摘    要:借鉴考虑惯性效应的气体止推轴承理论,以维里三项截断式描述二氧化碳的实际气体行为,同时考虑阻塞流效应和密封端面间气膜的黏度变化,采用有限差分法分别分析了层流状态下惯性效应对泵入式、泵出式螺旋槽干气密封稳态性能的影响规律,并与理想气体无惯性假设模型的计算结果进行了对比。结果表明:与理想气体相比,惯性效应对二氧化碳实际气体干气密封性能的影响程度更高。惯性效应使泵入式螺旋槽干气密封泄漏率和开启力均减小,而对泵出式螺旋槽干气密封的影响程度恰好相反。以泵入式螺旋槽干气密封为例,惯性效应对二氧化碳干气密封性能(泄漏率、开启力)的影响分别随密封压力和转速的增大而增强,随气膜厚度的增大而减小,密封压力为10 MPa,气膜厚度为3 μm,转速为20000 r·min-1时,惯性效应使泄漏率降低62.21%,开启力降低35.03%,使二氧化碳泵入式螺旋槽干气密封发生阻塞流动的临界进口压力提高。

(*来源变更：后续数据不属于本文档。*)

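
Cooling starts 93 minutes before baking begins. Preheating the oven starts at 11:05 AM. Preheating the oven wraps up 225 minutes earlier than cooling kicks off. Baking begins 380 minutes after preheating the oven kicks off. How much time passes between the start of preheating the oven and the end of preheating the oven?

Baking starts at 11:05 AM + 380 min = 5:25 PM.
Cooling starts at 5:25 PM − 93 min = 3:52 PM.
Preheating the oven ends at 3:52 PM − 225 min = 12:07 PM.
From 11:05 AM to 12:07 PM is 62 minutes.

62 minutes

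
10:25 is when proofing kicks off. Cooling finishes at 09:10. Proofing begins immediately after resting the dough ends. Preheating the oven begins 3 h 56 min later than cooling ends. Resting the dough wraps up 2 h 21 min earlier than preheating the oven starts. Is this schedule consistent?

Preheating the oven starts at 09:10 + 236 min = 13:06.
Resting the dough ends at 13:06 − 141 min = 10:45.
So proofing starts at 10:45.
But proofing is also said to start at 10:25 — a 20-minute conflict.

No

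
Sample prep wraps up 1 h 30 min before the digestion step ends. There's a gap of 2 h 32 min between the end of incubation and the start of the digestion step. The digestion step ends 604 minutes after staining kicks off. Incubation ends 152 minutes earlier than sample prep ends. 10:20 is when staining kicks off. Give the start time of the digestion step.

The digestion step ends at 10:20 + 604 min = 20:24.
Sample prep ends at 20:24 − 90 min = 18:54.
Incubation ends at 18:54 − 152 min = 16:22.
The digestion step starts at 16:22 + 152 min = 18:54.

18:54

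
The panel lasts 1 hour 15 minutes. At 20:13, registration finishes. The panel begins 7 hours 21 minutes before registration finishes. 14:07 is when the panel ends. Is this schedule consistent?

The panel starts at 20:13 − 441 min = 12:52.
The panel ends at 12:52 + 75 min = 14:07.
That matches the stated 14:07, so the schedule is consistent.

Yes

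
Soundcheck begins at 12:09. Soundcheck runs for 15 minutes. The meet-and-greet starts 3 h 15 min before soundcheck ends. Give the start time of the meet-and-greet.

09:09

Soundcheck ends at 12:09 + 15 min = 12:24.
The meet-and-greet starts at 12:24 − 195 min = 09:09.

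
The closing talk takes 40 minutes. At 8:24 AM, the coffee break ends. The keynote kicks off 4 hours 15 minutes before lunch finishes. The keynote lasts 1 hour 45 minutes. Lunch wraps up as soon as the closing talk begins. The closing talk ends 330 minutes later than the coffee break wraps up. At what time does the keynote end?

The closing talk ends at 8:24 AM + 330 min = 1:54 PM.
The closing talk starts at 1:54 PM − 40 min = 1:14 PM.
So lunch ends at 1:14 PM.
The keynote starts at 1:14 PM − 255 min = 8:59 AM.
The keynote ends at 8:59 AM + 105 min = 10:44 AM.

10:44 AM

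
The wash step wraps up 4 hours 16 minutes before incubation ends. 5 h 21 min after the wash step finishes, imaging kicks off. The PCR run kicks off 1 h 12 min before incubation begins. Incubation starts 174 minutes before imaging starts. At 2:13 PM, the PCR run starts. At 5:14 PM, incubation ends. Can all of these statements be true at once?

Yes

The wash step ends at 5:14 PM − 256 min = 12:58 PM.
Imaging starts at 12:58 PM + 321 min = 6:19 PM.
Incubation starts at 6:19 PM − 174 min = 3:25 PM.
The PCR run starts at 3:25 PM − 72 min = 2:13 PM.
That matches the stated 2:13 PM, so the schedule is consistent.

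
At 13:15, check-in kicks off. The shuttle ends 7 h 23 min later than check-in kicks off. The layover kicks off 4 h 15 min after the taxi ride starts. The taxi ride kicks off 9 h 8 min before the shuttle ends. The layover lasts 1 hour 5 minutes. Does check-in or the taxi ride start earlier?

The shuttle ends at 13:15 + 443 min = 20:38.
The taxi ride starts at 20:38 − 548 min = 11:30.
Check-in starts at 13:15 and the taxi ride starts at 11:30, so the taxi ride is first.

the taxi ride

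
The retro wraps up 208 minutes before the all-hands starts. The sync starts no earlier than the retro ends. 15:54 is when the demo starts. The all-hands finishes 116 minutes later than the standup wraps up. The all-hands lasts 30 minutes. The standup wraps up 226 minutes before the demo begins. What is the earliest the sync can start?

10:06

The standup ends at 15:54 − 226 min = 12:08.
The all-hands ends at 12:08 + 116 min = 14:04.
The all-hands starts at 14:04 − 30 min = 13:34.
The retro ends at 13:34 − 208 min = 10:06.
The sync is bounded by the retro, so the earliest it can start is 10:06.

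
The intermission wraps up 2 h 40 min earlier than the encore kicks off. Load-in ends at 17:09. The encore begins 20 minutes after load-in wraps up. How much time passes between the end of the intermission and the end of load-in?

2 hours 20 minutes

The encore starts at 17:09 + 20 min = 17:29.
The intermission ends at 17:29 − 160 min = 14:49.
From 14:49 to 17:09 is 2 hours 20 minutes.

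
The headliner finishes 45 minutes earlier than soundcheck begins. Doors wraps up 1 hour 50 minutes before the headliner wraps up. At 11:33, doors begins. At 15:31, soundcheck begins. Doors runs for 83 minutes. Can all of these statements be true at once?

Yes

The headliner ends at 15:31 − 45 min = 14:46.
Doors ends at 14:46 − 110 min = 12:56.
Doors starts at 12:56 − 83 min = 11:33.
That matches the stated 11:33, so the schedule is consistent.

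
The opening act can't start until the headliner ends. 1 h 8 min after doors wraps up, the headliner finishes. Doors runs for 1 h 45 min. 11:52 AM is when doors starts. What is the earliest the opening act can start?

2:45 PM

Doors ends at 11:52 AM + 105 min = 1:37 PM.
The headliner ends at 1:37 PM + 68 min = 2:45 PM.
The opening act is bounded by the headliner, so the earliest it can start is 2:45 PM.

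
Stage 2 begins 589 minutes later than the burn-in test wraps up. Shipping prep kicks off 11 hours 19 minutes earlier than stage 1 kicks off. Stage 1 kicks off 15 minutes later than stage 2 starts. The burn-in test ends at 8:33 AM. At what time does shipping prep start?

Stage 2 starts at 8:33 AM + 589 min = 6:22 PM.
Stage 1 starts at 6:22 PM + 15 min = 6:37 PM.
Shipping prep starts at 6:37 PM − 679 min = 7:18 AM.

7:18 AM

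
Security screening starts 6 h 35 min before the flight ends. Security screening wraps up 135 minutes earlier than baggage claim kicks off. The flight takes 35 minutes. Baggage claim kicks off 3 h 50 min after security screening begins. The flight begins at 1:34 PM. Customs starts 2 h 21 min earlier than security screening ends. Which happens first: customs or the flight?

customs

The flight ends at 1:34 PM + 35 min = 2:09 PM.
Security screening starts at 2:09 PM − 395 min = 7:34 AM.
Baggage claim starts at 7:34 AM + 230 min = 11:24 AM.
Security screening ends at 11:24 AM − 135 min = 9:09 AM.
Customs starts at 9:09 AM − 141 min = 6:48 AM.
Customs starts at 6:48 AM and the flight starts at 1:34 PM, so customs is first.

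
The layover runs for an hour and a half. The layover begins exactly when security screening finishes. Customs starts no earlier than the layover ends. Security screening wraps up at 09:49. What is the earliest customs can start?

The layover starts at 09:49.
The layover ends at 09:49 + 90 min = 11:19.
Customs is bounded by the layover, so the earliest it can start is 11:19.

11:19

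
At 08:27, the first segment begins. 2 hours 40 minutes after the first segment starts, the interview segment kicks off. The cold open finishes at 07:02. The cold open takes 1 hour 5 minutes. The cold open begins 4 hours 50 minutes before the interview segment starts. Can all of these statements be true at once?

The interview segment starts at 08:27 + 160 min = 11:07.
The cold open starts at 11:07 − 290 min = 06:17.
The cold open ends at 06:17 + 65 min = 07:22.
But the cold open is also said to end at 07:02 — a 20-minute conflict.

No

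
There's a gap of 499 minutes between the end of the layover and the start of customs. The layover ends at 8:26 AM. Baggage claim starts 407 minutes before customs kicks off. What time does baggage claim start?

Customs starts at 8:26 AM + 499 min = 4:45 PM.
Baggage claim starts at 4:45 PM − 407 min = 9:58 AM.

9:58 AM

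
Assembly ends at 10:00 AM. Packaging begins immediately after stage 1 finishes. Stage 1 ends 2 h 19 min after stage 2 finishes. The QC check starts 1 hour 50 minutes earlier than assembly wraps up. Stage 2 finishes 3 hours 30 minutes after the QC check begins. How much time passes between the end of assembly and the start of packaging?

3 hours 59 minutes

The QC check starts at 10:00 AM − 110 min = 8:10 AM.
Stage 2 ends at 8:10 AM + 210 min = 11:40 AM.
Stage 1 ends at 11:40 AM + 139 min = 1:59 PM.
So packaging starts at 1:59 PM.
From 10:00 AM to 1:59 PM is 3 hours 59 minutes.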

此外,二氧化碳的温度越接近其临界温度,惯性效应表现得越明显。

关 键 词:螺旋槽干气密封  惯性效应  实际气体  二氧化碳  数值分析  层流  
收稿时间:2018-04-23
修稿时间:2018-06-28

Analysis on inertia effect of carbon dioxide dry gas seal at high speed and pressure under laminar condition
XU Hengjie,SONG Pengyun,MAO Wenyuan,DENG Qiangguo,SUN Xuejian. Analysis on inertia effect of carbon dioxide dry gas seal at high speed and pressure under laminar condition[J]. Journal of Chemical Industry and Engineering(China), 2018, 69(10): 4311-4323. DOI: 10.11949/j.issn.0438-1157.20180418
Authors:XU Hengjie  SONG Pengyun  MAO Wenyuan  DENG Qiangguo  SUN Xuejian
Affiliation:1. Faculty of Environmental Science and Engineering, Kunming University of Science and Technology, Kunming 650500, Yunnan, China;2. Faculty of Chemical Engineering, Kunming University of Science and Technology, Kunming 650500, Yunnan, China
Abstract:The real gas property of carbon dioxide was expressed by third term virial equation, both the choked flow effect and the variation of gas viscosity were taken into account, the influence of inertia effect on the steady characteristics of pumping-inward and pumping-outward spiral groove dry gas seal (S-DGS) under laminar condition have been numerically investigated by referencing the theory of gas thrust bearing which considering inertia effect. Compared with the assumptions of ideal gas and inertialess, the results show that inertia effect induce a stronger influence on carbon dioxide real gas S-DGS. Inertia effect reduced leakage rate and opening force of pumping-inward S-DGS but the opposite was obtained for pumping-outward S-DGS. Taken pumping-inward S-DGS as example, the influence of inertia effect on the steady characteristics of carbon dioxide S-DGS (i.e. leakage rate and opening force) gradually enhanced with the increase of sealed gas pressure and rotational speed, while it being weaken with increased gas film thickness. The relative deviations of leakage rate and opening force caused by the inertia effect are 62.21% and 35.03% when sealed gas pressure is 10 MPa, gas film thickness is 3μm and rotational speed is 20000 r·min-1, and the critical entrance pressure which causes a choked flow at exit is improved. In addition, the closer the temperature of carbon dioxide is to its critical temperature, the more obvious the inertial effect is.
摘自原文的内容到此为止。